Last week I had to have the A/C updated. New coil inside and a new unit outside, kept the old furnace. The old guy doing the install asked about my woodworking because the inside of the furnace was so clean.

It can be done. It takes commitment and effort, plus a few $.

-- My reality check bounced...

View Iamjacob's profile

Iamjacob

48 posts in 2465 days


#6 posted 04-18-2017 07:00 PM



And I have an eye on 2 surplus furnace fans on craigs list that I would like to turn into air cleaners.

If anyone has a source for an upgraded filter for the HF DC I would look at that as well.

As far as furnace fans go, call up your local HVAC contractors and see if you can dig through their scrap bin / trash. You should be able to get nearly unlimited fans and motors for free as they usually have to pay to have them disposed of from units that they are replacing.

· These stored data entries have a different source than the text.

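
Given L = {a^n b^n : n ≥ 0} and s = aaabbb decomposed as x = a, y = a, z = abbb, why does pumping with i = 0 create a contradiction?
xy⁰z = aabbb ∉ L

Pumping with i = 0 replaces y = a by y⁰ = ε:
- Original: s = xyz = aaabbb; aaabbb = a^3 b^3 has equal counts (3 = 3), so it is in L
- Pumped: xy⁰z = a · ε · abbb = aabbb
- aabbb has 2 a's and 3 b's; 2 ≠ 3, so it is not in L

The pumping lemma would require xy⁰z ∈ L, so this decomposition yields a contradiction.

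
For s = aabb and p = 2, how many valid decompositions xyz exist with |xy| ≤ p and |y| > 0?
3

For s = 'aabb' with pumping length p = 2:

Constraints: |xy| ≤ 2, |y| > 0

Valid decompositions (|xy| ≤ p, |y| ≥ 1):
  • x='', y='a', z='abb'
  • x='a', y='a', z='bb'
  • x='', y='aa', z='bb'

Total count: 3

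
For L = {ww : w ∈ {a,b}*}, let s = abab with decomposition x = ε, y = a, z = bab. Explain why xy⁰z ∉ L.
xy⁰z = bab ∉ L

Pumping with i = 0 replaces y = a by y⁰ = ε:
- Original: s = xyz = abab; abab splits into halves ab · ab, which are equal, so it is in L (w = ab)
- Pumped: xy⁰z = ε · ε · bab = bab
- bab has odd length 3, so it cannot be written as ww and is not in L

The pumping lemma would require xy⁰z ∈ L, so this decomposition yields a contradiction.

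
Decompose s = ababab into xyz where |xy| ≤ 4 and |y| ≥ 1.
x = 'ab', y = 'ab', z = 'ab'

For s = ababab and p = 4, one valid decomposition is:
- x = 'ab' (length 2)
- y = 'ab' (length 2)
- z = 'ab' (length 2)

Verification:
- xyz = 'ab' + 'ab' + 'ab' = ababab ✓
- |xy| = 4 ≤ 4 ✓
- |y| = 2 > 0 ✓

All pumping lemma constraints are satisfied.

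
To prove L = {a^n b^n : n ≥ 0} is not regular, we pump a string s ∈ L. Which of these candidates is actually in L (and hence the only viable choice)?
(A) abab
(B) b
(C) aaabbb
(C) aaabbb

The pumping lemma is applied to a string s that lies in L, so first check membership of each option:
- (A) abab has an a after a b, so it is not of the form a^n b^n and is not in L ✗
- (B) b has 0 a's and 1 b's; 0 ≠ 1, so it is not in L ✗
- (C) aaabbb = a^3 b^3 has equal counts (3 = 3), so it is in L ✓

Only (C) aaabbb is in L, so it is the only candidate that could play the role of s.
(In a complete proof one picks s in terms of the pumping length p so that |s| ≥ p is guaranteed; a fixed string like aaabbb illustrates the shape of such an s.)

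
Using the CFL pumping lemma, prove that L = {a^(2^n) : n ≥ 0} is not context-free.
Assume for contradiction that L is context-free, and let p ≥ 1 be the pumping length given by the pumping lemma for CFLs.
Choose s = a^(2^p). Then s ∈ L and |s| = 2^p ≥ p.
By the CFL pumping lemma, s = uvxyz for some u, v, x, y, z with |vxy| ≤ p, |vy| ≥ 1, and uv^i xy^i z ∈ L for every i ≥ 0.
All symbols are a's, so only lengths matter: let k = |vy|, with 1 ≤ k ≤ |vxy| ≤ p < 2^p.

Take i = 2: |uv²xy²z| = 2^p + k, and 2^p < 2^p + k < 2^p + 2^p = 2^(p+1).
So the length lies strictly between consecutive powers of two and is not a power of 2; uv²xy²z ∉ L.

This contradicts the CFL pumping lemma, which requires uv^i xy^i z ∈ L for all i ≥ 0.
Hence L = {a^(2^n) : n ≥ 0} is not context-free. ∎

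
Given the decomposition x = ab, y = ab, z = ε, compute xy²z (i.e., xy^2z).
ababab

Given x = 'ab', y = 'ab', z = '' and i = 2:

xy^2z = x + y·y·...·y (2 times) + z
       = 'ab' + 'ab'^2 + ''
       = 'ab' + 'abab' + ''
       = 'ababab'

The pumped string is 'ababab' with length 6.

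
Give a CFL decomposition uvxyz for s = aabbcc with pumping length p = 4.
u='a', v='a', x='bb', y='c', z='c'

For s = aabbcc with pumping length p = 4:

One valid decomposition:
- u = 'a'
- v = 'a'
- x = 'bb'
- y = 'c'
- z = 'c'

Verification:
- uvxyz = 'a' + 'a' + 'bb' + 'c' + 'c' = aabbcc ✓
- |vxy| = |'abbc'| = 4 ≤ 4 ✓
- |vy| = |'ac'| = 2 > 0 ✓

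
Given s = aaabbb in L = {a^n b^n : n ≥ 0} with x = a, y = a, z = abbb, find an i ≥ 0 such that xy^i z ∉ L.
i = 0

xy⁰z = a · ε · abbb = aabbb; aabbb has 2 a's and 3 b's; 2 ≠ 3, so it is not in L.
(Other choices also work, e.g. i = 2, 3; only i = 1 is guaranteed to stay in L since xy¹z = s.)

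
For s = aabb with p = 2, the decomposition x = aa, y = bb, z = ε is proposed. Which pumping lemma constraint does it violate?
Violated: |xy| ≤ p

The decomposition x = aa, y = bb, z = ε for s = aabb with p = 2
violates the constraint: |xy| ≤ p

|xy| = |aabb| = 4 > 2 = p. The decomposition puts too many characters in xy.

Pumping lemma constraints:
1. xyz = s (decomposition is valid)
2. |xy| ≤ p
3. |y| > 0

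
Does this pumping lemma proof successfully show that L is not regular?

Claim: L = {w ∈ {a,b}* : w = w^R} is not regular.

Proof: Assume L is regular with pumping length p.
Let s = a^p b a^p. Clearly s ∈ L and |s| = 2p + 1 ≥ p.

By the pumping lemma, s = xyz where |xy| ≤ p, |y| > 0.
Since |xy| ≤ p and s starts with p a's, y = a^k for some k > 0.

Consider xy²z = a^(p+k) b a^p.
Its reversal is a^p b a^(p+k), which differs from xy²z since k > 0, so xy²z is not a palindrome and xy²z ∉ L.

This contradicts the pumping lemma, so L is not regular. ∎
The proof is correct.

This proof is valid because:
1. s = a^p b a^p is in L and is chosen in terms of p, so |s| ≥ p holds for every p
2. The decomposition analysis is correct: |xy| ≤ p forces y to lie inside the leading a's
3. The contradiction is valid: a^(p+k) b a^p has more a's before the b than after it, so it is not a palindrome
4. The conclusion follows logically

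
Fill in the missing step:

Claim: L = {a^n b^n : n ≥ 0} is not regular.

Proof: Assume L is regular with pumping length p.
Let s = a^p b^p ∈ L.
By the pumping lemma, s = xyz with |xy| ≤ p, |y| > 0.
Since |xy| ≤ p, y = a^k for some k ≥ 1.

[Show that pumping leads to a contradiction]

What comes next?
Consider xy²z = a^(p+k) b^p.

Since k ≥ 1, we have p + k > p.
So xy²z has more a's than b's: (p+k) a's vs p b's.
This means xy²z ∉ L because a^n b^n requires equal counts.

This contradicts the pumping lemma which states xy²z ∈ L.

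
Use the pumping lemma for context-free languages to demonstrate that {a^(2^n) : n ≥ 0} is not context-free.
Assume for contradiction that L is context-free, and let p ≥ 1 be the pumping length given by the pumping lemma for CFLs.
Choose s = a^(2^p). Then s ∈ L and |s| = 2^p ≥ p.
By the CFL pumping lemma, s = uvxyz for some u, v, x, y, z with |vxy| ≤ p, |vy| ≥ 1, and uv^i xy^i z ∈ L for every i ≥ 0.
All symbols are a's, so only lengths matter: let k = |vy|, with 1 ≤ k ≤ |vxy| ≤ p < 2^p.

Take i = 2: |uv²xy²z| = 2^p + k, and 2^p < 2^p + k < 2^p + 2^p = 2^(p+1).
So the length lies strictly between consecutive powers of two and is not a power of 2; uv²xy²z ∉ L.

This contradicts the CFL pumping lemma, which requires uv^i xy^i z ∈ L for all i ≥ 0.
Hence L = {a^(2^n) : n ≥ 0} is not context-free. ∎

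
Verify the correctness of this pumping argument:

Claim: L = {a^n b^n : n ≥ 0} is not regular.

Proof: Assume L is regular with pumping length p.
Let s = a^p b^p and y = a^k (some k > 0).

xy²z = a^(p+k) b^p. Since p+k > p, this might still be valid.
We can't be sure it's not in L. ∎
The proof is INCORRECT.

Error: The conclusion is wrong.
xy²z = a^(p+k) b^p is definitely NOT in L because the number of a's (p+k) ≠ number of b's (p).
The proof incorrectly doubts what is actually a valid contradiction.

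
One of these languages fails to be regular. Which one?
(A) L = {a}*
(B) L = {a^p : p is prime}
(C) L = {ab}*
(B) {a^p : p is prime}

(B) L = {a^p : p is prime} is NOT regular.

The pumping lemma can be used to prove this:
After pumping, the length becomes composite

The other languages are regular because they can be recognized by finite automata.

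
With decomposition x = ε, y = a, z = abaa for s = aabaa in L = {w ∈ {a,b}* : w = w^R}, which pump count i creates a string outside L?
i = 0

xy⁰z = ε · ε · abaa = abaa; abaa reversed is aaba ≠ abaa, so it is not a palindrome and is not in L.
(Other choices also work, e.g. i = 2, 3; only i = 1 is guaranteed to stay in L since xy¹z = s.)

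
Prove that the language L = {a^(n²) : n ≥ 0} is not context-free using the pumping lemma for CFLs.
Assume for contradiction that L is context-free, and let p ≥ 1 be the pumping length given by the pumping lemma for CFLs.
Choose s = a^(p²). Then s ∈ L and |s| = p² ≥ p.
By the CFL pumping lemma, s = uvxyz for some u, v, x, y, z with |vxy| ≤ p, |vy| ≥ 1, and uv^i xy^i z ∈ L for every i ≥ 0.
All symbols are a's, so only lengths matter: let k = |vy|, with 1 ≤ k ≤ |vxy| ≤ p.

Take i = 2: |uv²xy²z| = p² + k, and p² < p² + k ≤ p² + p < (p + 1)².
So the length lies strictly between consecutive squares and is not a perfect square; uv²xy²z ∉ L.

This contradicts the CFL pumping lemma, which requires uv^i xy^i z ∈ L for all i ≥ 0.
Hence L = {a^(n²) : n ≥ 0} is not context-free. ∎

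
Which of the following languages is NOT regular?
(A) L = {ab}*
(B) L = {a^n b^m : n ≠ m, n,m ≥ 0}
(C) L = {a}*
(B) {a^n b^m : n ≠ m, n,m ≥ 0}

(B) L = {a^n b^m : n ≠ m, n,m ≥ 0} is NOT regular.

The pumping lemma can be used to prove this:
After pumping a's, we can make n = m

The other languages are regular because they can be recognized by finite automata.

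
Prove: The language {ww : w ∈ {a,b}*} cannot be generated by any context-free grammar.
Assume for contradiction that L is context-free, and let p ≥ 1 be the pumping length given by the pumping lemma for CFLs.
Choose s = a^p b^p a^p b^p. Then s ∈ L (take w = a^p b^p) and |s| = 4p ≥ p.
By the CFL pumping lemma, s = uvxyz for some u, v, x, y, z with |vxy| ≤ p, |vy| ≥ 1, and uv^i xy^i z ∈ L for every i ≥ 0.

Write s as four blocks A₁ B₁ A₂ B₂ with A₁ = A₂ = a^p and B₁ = B₂ = b^p. Since |vxy| ≤ p, the window vxy lies inside at most two adjacent blocks. Take i = 0 and let t = uxz, so |t| = 4p − |vy| with 1 ≤ |vy| ≤ p. If |t| is odd, t ∉ L immediately, so assume |vy| is even (hence |vy| ≥ 2) and |t|/2 = 2p − |vy|/2, which satisfies p ≤ |t|/2 ≤ 2p − 1.

Case 1 (vxy inside A₁B₁): t = a^(p−j) b^(p−l) a^p b^p with j + l = |vy|. The second half of t has length < 2p, so it is a suffix of the trailing a^p b^p and ends in b; the first half is a^(p−j) b^(p−l) a^((j+l)/2), which ends in a because (j+l)/2 ≥ 1. The halves differ, so t ∉ L.

Case 2 (vxy inside B₁A₂, straddling the middle): t = a^p b^(p−j) a^(p−l) b^p with j + l = |vy|. If t = ww, then w is a prefix of t of length ≥ p, so w begins with a^p; and w is a suffix of t of length ≥ p, so w ends with b^p. That forces |w| ≥ 2p, contradicting |w| = |t|/2 ≤ 2p − 1. So t ∉ L.

Case 3 (vxy inside A₂B₂): t = a^p b^p a^(p−j) b^(p−l) with j + l = |vy|. The first half of t is a prefix of a^p b^p, so it begins with a; the second half is b^((j+l)/2) a^(p−j) b^(p−l), which begins with b. The halves differ, so t ∉ L.

In every case uv⁰xy⁰z = uxz ∉ L.

This contradicts the CFL pumping lemma, which requires uv^i xy^i z ∈ L for all i ≥ 0.
Hence L = {ww : w ∈ {a,b}*} is not context-free. ∎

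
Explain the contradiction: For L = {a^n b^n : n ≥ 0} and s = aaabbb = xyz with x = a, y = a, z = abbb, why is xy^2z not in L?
xy²z = aaaabbb ∉ L

Pumping with i = 2 replaces y = a by y² = aa:
- Original: s = xyz = aaabbb; aaabbb = a^3 b^3 has equal counts (3 = 3), so it is in L
- Pumped: xy²z = a · aa · abbb = aaaabbb
- aaaabbb has 4 a's and 3 b's; 4 ≠ 3, so it is not in L

The pumping lemma would require xy²z ∈ L, so this decomposition yields a contradiction.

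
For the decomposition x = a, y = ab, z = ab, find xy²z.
aababab

Given x = 'a', y = 'ab', z = 'ab' and i = 2:

xy^2z = x + y·y·...·y (2 times) + z
       = 'a' + 'ab'^2 + 'ab'
       = 'a' + 'abab' + 'ab'
       = 'aababab'

The pumped string is 'aababab' with length 7.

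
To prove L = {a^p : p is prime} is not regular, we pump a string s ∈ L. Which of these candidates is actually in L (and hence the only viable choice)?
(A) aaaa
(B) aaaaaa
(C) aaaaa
(C) aaaaa

The pumping lemma is applied to a string s that lies in L, so first check membership of each option:
- (A) aaaa has length 4 = 2 × 2, which is not prime, so it is not in L ✗
- (B) aaaaaa has length 6 = 2 × 3, which is not prime, so it is not in L ✗
- (C) aaaaa has length 5, which is prime, so it is in L ✓

Only (C) aaaaa is in L, so it is the only candidate that could play the role of s.
(In a complete proof one picks s in terms of the pumping length p so that |s| ≥ p is guaranteed; a fixed string like aaaaa illustrates the shape of such an s.)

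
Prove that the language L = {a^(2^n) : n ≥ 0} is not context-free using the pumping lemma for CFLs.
Assume for contradiction that L is context-free, and let p ≥ 1 be the pumping length given by the pumping lemma for CFLs.
Choose s = a^(2^p). Then s ∈ L and |s| = 2^p ≥ p.
By the CFL pumping lemma, s = uvxyz for some u, v, x, y, z with |vxy| ≤ p, |vy| ≥ 1, and uv^i xy^i z ∈ L for every i ≥ 0.
All symbols are a's, so only lengths matter: let k = |vy|, with 1 ≤ k ≤ |vxy| ≤ p < 2^p.

Take i = 2: |uv²xy²z| = 2^p + k, and 2^p < 2^p + k < 2^p + 2^p = 2^(p+1).
So the length lies strictly between consecutive powers of two and is not a power of 2; uv²xy²z ∉ L.

This contradicts the CFL pumping lemma, which requires uv^i xy^i z ∈ L for all i ≥ 0.
Hence L = {a^(2^n) : n ≥ 0} is not context-free. ∎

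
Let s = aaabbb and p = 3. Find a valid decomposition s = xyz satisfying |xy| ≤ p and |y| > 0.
x = '', y = 'a', z = 'aabbb'

For s = aaabbb and p = 3, one valid decomposition is:
- x = '' (length 0)
- y = 'a' (length 1)
- z = 'aabbb' (length 5)

Verification:
- xyz = '' + 'a' + 'aabbb' = aaabbb ✓
- |xy| = 1 ≤ 3 ✓
- |y| = 1 > 0 ✓

All pumping lemma constraints are satisfied.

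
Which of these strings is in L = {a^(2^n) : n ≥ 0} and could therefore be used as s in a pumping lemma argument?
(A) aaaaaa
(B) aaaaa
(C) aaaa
(C) aaaa

The pumping lemma is applied to a string s that lies in L, so first check membership of each option:
- (A) aaaaaa has length 6, strictly between 2^2 = 4 and 2^3 = 8, so it is not in L ✗
- (B) aaaaa has length 5, strictly between 2^2 = 4 and 2^3 = 8, so it is not in L ✗
- (C) aaaa has length 4 = 2^2, so it is in L ✓

Only (C) aaaa is in L, so it is the only candidate that could play the role of s.
(In a complete proof one picks s in terms of the pumping length p so that |s| ≥ p is guaranteed; a fixed string like aaaa illustrates the shape of such an s.)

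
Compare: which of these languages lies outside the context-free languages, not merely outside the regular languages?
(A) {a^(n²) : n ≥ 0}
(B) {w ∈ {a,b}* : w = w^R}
(A) {a^(n²) : n ≥ 0}

(A) {a^(n²) : n ≥ 0} requires the CFL pumping lemma.

- {w ∈ {a,b}* : w = w^R} is context-free (but not regular)
  • Can be shown non-regular with the regular pumping lemma
  • After pumping, the string is no longer symmetric

- {a^(n²) : n ≥ 0} is NOT context-free
  • Requires the CFL pumping lemma to prove
  • Gaps between squares grow unboundedly

The CFL pumping lemma is "stronger" in that it can prove non-membership
in the larger class of context-free languages.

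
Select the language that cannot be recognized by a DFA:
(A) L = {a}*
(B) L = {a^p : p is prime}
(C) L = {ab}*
(B) {a^p : p is prime}

(B) L = {a^p : p is prime} is NOT regular.

The pumping lemma can be used to prove this:
After pumping, the length becomes composite

The other languages are regular because they can be recognized by finite automata.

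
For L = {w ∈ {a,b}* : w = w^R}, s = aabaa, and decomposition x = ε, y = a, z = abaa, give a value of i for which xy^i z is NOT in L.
i = 0

xy⁰z = ε · ε · abaa = abaa; abaa reversed is aaba ≠ abaa, so it is not a palindrome and is not in L.
(Other choices also work, e.g. i = 2, 3; only i = 1 is guaranteed to stay in L since xy¹z = s.)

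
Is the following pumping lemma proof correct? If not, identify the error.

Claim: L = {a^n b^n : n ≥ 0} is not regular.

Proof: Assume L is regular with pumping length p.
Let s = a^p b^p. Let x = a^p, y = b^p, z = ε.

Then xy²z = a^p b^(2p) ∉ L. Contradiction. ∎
The proof is INCORRECT.

Error: The decomposition violates |xy| ≤ p.
With x = a^p and y = b^p, we have |xy| = 2p > p.
The pumping lemma requires |xy| ≤ p, so y must be within the first p characters.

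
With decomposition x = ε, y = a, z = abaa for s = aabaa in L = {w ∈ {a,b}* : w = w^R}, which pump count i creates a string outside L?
i = 0

xy⁰z = ε · ε · abaa = abaa; abaa reversed is aaba ≠ abaa, so it is not a palindrome and is not in L.
(Other choices also work, e.g. i = 2, 3; only i = 1 is guaranteed to stay in L since xy¹z = s.)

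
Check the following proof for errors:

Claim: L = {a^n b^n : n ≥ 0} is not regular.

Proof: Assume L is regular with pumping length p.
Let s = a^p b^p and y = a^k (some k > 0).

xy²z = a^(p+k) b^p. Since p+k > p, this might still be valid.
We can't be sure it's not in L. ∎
The proof is INCORRECT.

Error: The conclusion is wrong.
xy²z = a^(p+k) b^p is definitely NOT in L because the number of a's (p+k) ≠ number of b's (p).
The proof incorrectly doubts what is actually a valid contradiction.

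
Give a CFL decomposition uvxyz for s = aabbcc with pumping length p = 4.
u='a', v='a', x='bb', y='c', z='c'

For s = aabbcc with pumping length p = 4:

One valid decomposition:
- u = 'a'
- v = 'a'
- x = 'bb'
- y = 'c'
- z = 'c'

Verification:
- uvxyz = 'a' + 'a' + 'bb' + 'c' + 'c' = aabbcc ✓
- |vxy| = |'abbc'| = 4 ≤ 4 ✓
- |vy| = |'ac'| = 2 > 0 ✓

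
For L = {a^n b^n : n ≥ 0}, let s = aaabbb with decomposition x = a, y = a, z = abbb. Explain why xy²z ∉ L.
xy²z = aaaabbb ∉ L

Pumping with i = 2 replaces y = a by y² = aa:
- Original: s = xyz = aaabbb; aaabbb = a^3 b^3 has equal counts (3 = 3), so it is in L
- Pumped: xy²z = a · aa · abbb = aaaabbb
- aaaabbb has 4 a's and 3 b's; 4 ≠ 3, so it is not in L

The pumping lemma would require xy²z ∈ L, so this decomposition yields a contradiction.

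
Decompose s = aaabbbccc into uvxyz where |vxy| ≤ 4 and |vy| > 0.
u='aa', v='a', x='bb', y='b', z='ccc'

For s = aaabbbccc with pumping length p = 4:

One valid decomposition:
- u = 'aa'
- v = 'a'
- x = 'bb'
- y = 'b'
- z = 'ccc'

Verification:
- uvxyz = 'aa' + 'a' + 'bb' + 'b' + 'ccc' = aaabbbccc ✓
- |vxy| = |'abbb'| = 4 ≤ 4 ✓
- |vy| = |'ab'| = 2 > 0 ✓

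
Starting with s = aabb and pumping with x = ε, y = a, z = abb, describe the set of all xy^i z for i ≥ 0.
{xy^i z : i ≥ 0} = {a^(i+1) b^2 : i ≥ 0} = {abb, aabb, aaabb, ...}

With x = ε, y = a, z = abb: Starting with aabb and pumping the first 'a' (z = abb keeps the second 'a'), we get strings with i+1 a's followed by 2 b's for i = 0, 1, 2, ...; note bb is not produced because z always contributes one a.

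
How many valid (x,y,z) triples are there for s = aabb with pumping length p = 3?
6

For s = 'aabb' with pumping length p = 3:

Constraints: |xy| ≤ 3, |y| > 0

Valid decompositions (|xy| ≤ p, |y| ≥ 1):
  • x='', y='a', z='abb'
  • x='a', y='a', z='bb'
  • x='', y='aa', z='bb'
  • x='aa', y='b', z='b'
  • x='a', y='ab', z='b'
  • x='', y='aab', z='b'

Total count: 6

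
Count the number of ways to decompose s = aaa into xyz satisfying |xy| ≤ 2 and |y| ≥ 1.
3

For s = 'aaa' with pumping length p = 2:

Constraints: |xy| ≤ 2, |y| > 0

Valid decompositions (|xy| ≤ p, |y| ≥ 1):
  • x='', y='a', z='aa'
  • x='a', y='a', z='a'
  • x='', y='aa', z='a'

Total count: 3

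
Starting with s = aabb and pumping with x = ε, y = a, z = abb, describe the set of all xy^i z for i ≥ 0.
{xy^i z : i ≥ 0} = {a^(i+1) b^2 : i ≥ 0} = {abb, aabb, aaabb, ...}

With x = ε, y = a, z = abb: Starting with aabb and pumping the first 'a' (z = abb keeps the second 'a'), we get strings with i+1 a's followed by 2 b's for i = 0, 1, 2, ...; note bb is not produced because z always contributes one a.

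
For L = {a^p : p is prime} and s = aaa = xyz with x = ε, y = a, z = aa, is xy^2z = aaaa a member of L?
No

xy²z = ε · aa · aa = aaaa.
aaaa has length 4 = 2 × 2, which is not prime, so it is not in L.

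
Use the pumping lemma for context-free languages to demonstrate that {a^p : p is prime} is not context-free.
Assume for contradiction that L is context-free, and let p ≥ 1 be the pumping length given by the pumping lemma for CFLs.
Choose a prime q with q ≥ p and let s = a^q. Then s ∈ L and |s| = q ≥ p.
By the CFL pumping lemma, s = uvxyz for some u, v, x, y, z with |vxy| ≤ p, |vy| ≥ 1, and uv^i xy^i z ∈ L for every i ≥ 0.
All symbols are a's, so only lengths matter: let k = |vy|, with 1 ≤ k ≤ p. Then |uv^i xy^i z| = q + (i − 1)k.

Take i = q + 1: the length is q + qk = q(k + 1).
Both factors satisfy q ≥ 2 and k + 1 ≥ 2, so q(k + 1) is composite and uv^(q+1) xy^(q+1) z ∉ L.

This contradicts the CFL pumping lemma, which requires uv^i xy^i z ∈ L for all i ≥ 0.
Hence L = {a^p : p is prime} is not context-free. ∎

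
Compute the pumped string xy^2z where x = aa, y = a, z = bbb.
aaaabbb

Given x = 'aa', y = 'a', z = 'bbb' and i = 2:

xy^2z = x + y·y·...·y (2 times) + z
       = 'aa' + 'a'^2 + 'bbb'
       = 'aa' + 'aa' + 'bbb'
       = 'aaaabbb'

The pumped string is 'aaaabbb' with length 7.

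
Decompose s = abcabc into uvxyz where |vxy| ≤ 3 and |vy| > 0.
u='ab', v='c', x='a', y='b', z='c'

For s = abcabc with pumping length p = 3:

One valid decomposition:
- u = 'ab'
- v = 'c'
- x = 'a'
- y = 'b'
- z = 'c'

Verification:
- uvxyz = 'ab' + 'c' + 'a' + 'b' + 'c' = abcabc ✓
- |vxy| = |'cab'| = 3 ≤ 3 ✓
- |vy| = |'cb'| = 2 > 0 ✓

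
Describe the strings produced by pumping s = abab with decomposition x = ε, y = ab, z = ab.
{xy^i z : i ≥ 0} = {(ab)^(i+1) : i ≥ 0} = {ab, abab, ababab, ...}

With x = ε, y = ab, z = ab: Pumping 'ab' gives strings of alternating a's and b's.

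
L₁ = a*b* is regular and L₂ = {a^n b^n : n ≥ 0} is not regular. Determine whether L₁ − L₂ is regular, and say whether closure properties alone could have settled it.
No — L₁ − L₂ is not regular.

a*b* − {a^n b^n} = {a^n b^m : n ≠ m}. If this were regular, then its complement intersected with a*b*, namely {a^n b^n : n ≥ 0}, would be regular too (closure under complement and intersection) — contradiction. So L₁ − L₂ is not regular.

Note that the bare facts "L₁ regular, L₂ non-regular" do not settle the question by themselves: the closure of regular languages under ∪, ∩, complement and difference applies only when BOTH operands are regular. With a non-regular operand the result can come out regular or non-regular depending on the specific languages, so one has to work out L₁ − L₂ for this particular pair, as above.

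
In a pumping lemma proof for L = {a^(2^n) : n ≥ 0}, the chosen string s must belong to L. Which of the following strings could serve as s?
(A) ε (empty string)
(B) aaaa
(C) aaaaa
(B) aaaa

The pumping lemma is applied to a string s that lies in L, so first check membership of each option:
- (A) ε has length 0, which is not a power of 2, so it is not in L ✗
- (B) aaaa has length 4 = 2^2, so it is in L ✓
- (C) aaaaa has length 5, strictly between 2^2 = 4 and 2^3 = 8, so it is not in L ✗

Only (B) aaaa is in L, so it is the only candidate that could play the role of s.
(In a complete proof one picks s in terms of the pumping length p so that |s| ≥ p is guaranteed; a fixed string like aaaa illustrates the shape of such an s.)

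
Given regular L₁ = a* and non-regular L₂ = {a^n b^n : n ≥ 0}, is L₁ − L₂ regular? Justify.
Yes — L₁ − L₂ is regular.

The only string of a* that lies in {a^n b^n} is ε, so L₁ − L₂ = a* − {ε} = a⁺ = aa*, which is regular.

Note that the bare facts "L₁ regular, L₂ non-regular" do not settle the question by themselves: the closure of regular languages under ∪, ∩, complement and difference applies only when BOTH operands are regular. With a non-regular operand the result can come out regular or non-regular depending on the specific languages, so one has to work out L₁ − L₂ for this particular pair, as above.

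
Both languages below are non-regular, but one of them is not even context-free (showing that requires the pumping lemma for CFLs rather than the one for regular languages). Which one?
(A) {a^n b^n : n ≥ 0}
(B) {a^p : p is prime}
(B) {a^p : p is prime}

(B) {a^p : p is prime} requires the CFL pumping lemma.

- {a^n b^n : n ≥ 0} is context-free (but not regular)
  • Can be shown non-regular with the regular pumping lemma
  • After pumping, the number of a's and b's become unequal

- {a^p : p is prime} is NOT context-free
  • Requires the CFL pumping lemma to prove
  • The CFL pumping lemma also fails because prime gaps are unbounded

The CFL pumping lemma is "stronger" in that it can prove non-membership
in the larger class of context-free languages.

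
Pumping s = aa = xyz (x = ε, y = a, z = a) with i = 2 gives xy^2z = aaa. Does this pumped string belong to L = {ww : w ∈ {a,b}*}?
No

xy²z = ε · aa · a = aaa.
aaa has odd length 3, so it cannot be written as ww and is not in L.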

Wynn filters are pretty much the go to for the HF DC filter upgrade.

https://wynnenv.com/products-page/woodworking-filter-pricing/

View clin's profile

clin

751 posts in 835 days


#7 posted 04-18-2017 07:46 PM

I’m just going to underline what JayCee123 said about CO. My advice concerning negative air pressure assumed the gas units like furnace, hot water heater or gas cloths dryer were NOT in the space. You never want negative air pressure in the spaces gas is burned for the reason JayCee pointed out.

In my garage bay converted to shop, my water heater is located in that space. Because the space was no longer a garage and was now separated from the larger garage, I needed to supply air to my water heater. It was already up on a platform in a large niche’ in the wall. I simply enclosed it with a wall and large, well sealed access door. I then ran two vents up to the roof to supply that air to the water heater closet.

Water heater is “happy” and I can do whatever I want with the shop with no concern for screwing up the water heater.

It does pay to put some thought into these things. You’d hate to start poisoning yourself and your family by not thinking it through.

-- Clin

View Dave's profile

Dave

8 posts in 244 days


#8 posted 04-19-2017 01:27 AM

“As far as furnace fans go, call up your local HVAC contractors and see if you can dig through their scrap bin / trash.”

Believe it or not an HVAC tech was here today, I talked to the owner once and to the office two other times and it never occured to me to ask. Doh! Just sent an email.

This is a new house and CO detectors are required by code. So I hope we are covered there. But I do take that seriously.